Of course – distortion is involved in any change of time, place or language between a literature’s writers and its readers.
But a few things are specific to Anglophone readers of Russian literature. Translations vary in how modern, literal, or exoticising they are, but can never reproduce the absence of articles (especially important in titles; Lermontov’s Hero of our Time refuses to specify A or The), stress on discrete versus continuous verb forms, relative simplicity of tenses, and gender of objects. It is hard to reproduce the formal versus informal ‘you’, or the strength of Russian taboo words. English-speakers find the Christian name-patronymic system confusing, and don’t pick up on the fact, for example, that Anna Karenina is a non-Russian name form that emphasises Anna’s connection with a distrusted Europe and a betrayed husband. The single adjective ‘Russian’ doesn’t distinguish between the ethnically-Russian ‘Russkii’, and ‘Rossiskii’ (of the Russian territories but not necessarily of Russian ethnicity, thus including for example the Volga Tatars).
Literature in Anglophone countries doesn’t have the political influence and moral authority that it still today has in Russia.
Whitman doesn’t unify the Americans as Pushkin unites the Russians, who must learn his poetry by heart. Australian news commentators don’t make references to Patrick White’s characters, as Russian ones do to Dostoevsky’s. English-speakers may read classic Russian literature in relation to eternal truths, but not – or not very accurately - to contemporary politics. It is hard to know what is being satirised on each page of The Master and Margarita if one doesn’t live in 1930s Moscow, and little-known that the literary theorist Bakhtin had Stalin in mind when he praised heteroglossia over monologia.
The Anglophone Russian canon differs from Russians’ own: English-speakers hardly know Lermontov, Ostrovsky, Turgenev as a playwright, Chekhov as a story-writer, Simonov, or post-Soviet authors other than Pelevin. Because prose translates easier than poetry, they focus on prose, and think of Pasternak not, as Russians do, as a poet, but as a novelist.

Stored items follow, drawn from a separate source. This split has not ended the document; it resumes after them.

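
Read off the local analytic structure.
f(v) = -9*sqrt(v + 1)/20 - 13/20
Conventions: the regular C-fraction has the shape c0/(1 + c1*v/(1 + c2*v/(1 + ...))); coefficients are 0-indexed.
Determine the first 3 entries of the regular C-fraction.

The regular C-fraction coefficients are [-11/10, -9/44, 5/11].

Taylor coefficients (expand at 0): a_0 = -11/10, a_1 = -9/40, a_2 = 9/160.
c0 = a_0 = -11/10. Peel one level at a time: if S = 1 + c*v/S' with S'(0) = 1, then c is the v-coefficient of S and S' = c*v/(S - 1).
S_1 = c0/f = 1 + (-9/44)*v + (45/484)*v^2 + ...; c1 = -9/44.
S_2 = c1*v/(S_1 - 1) = 1 + (5/11)*v + ...; c2 = 5/11.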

Ever since the end of the Napoloeanic Wars, with the significant exceptions of two World Wars, Britain and Russia have been politically hostile. This has made the British, in particular, over-eager to perceive dissent, and reluctant to perceive conservatism, in Russian writers whom they admire. They interpret Anna Karenina as a romance, not also (as it was attacked by liberal Russians of its own time) as an expression of conservatism and chauvanism. Their film adaptations of War and Peace cut down on the philosophical-patriotic narrator more than Russian ones do. They read Dostoevsky as an underground man interested in psychology, not as a supporter of Tsarist autocracy above all interested in Orthodoxy. The British stages present Chekhov as a liberal, and overlook his misogyny, early conservatism, and late radicalism. Bulgakov is read as more purely anti-Communist than he was; similarly Doctor Zhivago, of which the CIA-backed Nobel award marked the beginning of the politicisation of the Nobel Prize for Literature.
Britain and Russia have striking similarities: former empires at opposite ends of Europe, half in and half out of it, with a reserved and (by West European standards) unequal people.

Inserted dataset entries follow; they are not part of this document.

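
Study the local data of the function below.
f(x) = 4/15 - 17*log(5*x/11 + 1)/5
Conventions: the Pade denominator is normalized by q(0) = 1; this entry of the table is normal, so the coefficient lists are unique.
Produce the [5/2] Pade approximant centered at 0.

The Pade approximant has numerator coefficients [4/15, -317/231, -9545/15246, -850/27951, 2125/1229844, -2125/20292426]; denominator coefficients [1, 50/77, 250/2541].

Taylor coefficients needed (expand at 0): a_0 = 4/15, a_1 = -17/11, a_2 = 85/242, a_3 = -425/3993, a_4 = 2125/58564, a_5 = -2125/161051, a_6 = 53125/10629366, a_7 = -265625/136410197.
Write the denominator as Q(x) = 1 + q1*x + q2*x^2. Requiring Q*f - P = O(x^8) with deg P <= 5 kills the coefficients of x^6..x^7 in Q*f:
  x^6: a_6 + q1*a_5 + q2*a_4 = 0, i.e. 53125/10629366 + (-2125/161051)*q1 + (2125/58564)*q2 = 0.
  x^7: a_7 + q1*a_6 + q2*a_5 = 0, i.e. -265625/136410197 + (53125/10629366)*q1 + (-2125/161051)*q2 = 0.
Solving this linear system: q1 = 50/77, q2 = 250/2541.
The numerator is Q*f truncated at degree 5: P0 = a_0 = 4/15; P1 = a_1 + q1*a_0 = -317/231; P2 = a_2 + q1*a_1 + q2*a_0 = -9545/15246; P3 = a_3 + q1*a_2 + q2*a_1 = -850/27951; P4 = a_4 + q1*a_3 + q2*a_2 = 2125/1229844; P5 = a_5 + q1*a_4 + q2*a_3 = -2125/20292426.


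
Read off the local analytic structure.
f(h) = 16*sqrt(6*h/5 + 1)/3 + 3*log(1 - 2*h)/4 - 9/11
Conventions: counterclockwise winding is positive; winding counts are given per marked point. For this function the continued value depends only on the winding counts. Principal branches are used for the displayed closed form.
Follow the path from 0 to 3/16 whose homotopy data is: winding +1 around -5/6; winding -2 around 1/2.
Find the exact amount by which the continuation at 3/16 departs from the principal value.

Continued minus principal equals (-(56/15)*sqrt(10)) - ((3)*pi)*i.

The rational part is single-valued and drops out of the difference; each branch term changes only by its own monodromy.
(3/4)*log(1 - h/(1/2)): each positive loop around 1/2 adds 2*pi*i to the log, so winding -2 contributes (3/4)*(-2)*2*pi*i = -(3)*pi*i.
(16/3)*sqrt(1 - h/(-5/6)): winding +1 is odd, the square root flips sign, contributing -2*(16/3)*sqrt(1 - (3/16)/(-5/6)) = -2*(16/3)*sqrt(49/40) = -(56/15)*sqrt(10).
Summing the contributions at h = 3/16 gives (-(56/15)*sqrt(10)) - ((3)*pi)*i.


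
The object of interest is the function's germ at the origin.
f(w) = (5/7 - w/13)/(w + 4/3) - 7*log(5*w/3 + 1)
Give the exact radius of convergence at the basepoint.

The radius of convergence is 3/5.

Denominator factor (w + 4/3): pole of order 1 at -4/3, modulus 4/3.
Branch term (-7)*log(1 - w/(-3/5)): its argument vanishes at w = -3/5, a logarithmic branch point, modulus 3/5.
The radius of convergence is the smallest modulus among the singular points: 3/5.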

Nonetheless, the British understand Russia less than both Europeans such as the Germans - who have far greater geographic, ethnic and cultural proximity to it than they do – and the Americans, who have far more in common with it as young, still-rival peoples occupying a continent, with ethnically-diverse native populations, and high rates of immigration. The British were late to start translating and reading Russian literature, and to establish chairs of it at their universities. Little wonder that, for all of the British love of certain parts of Russian literature – and I write this as a Briton – we are not its most intuitive interpreters.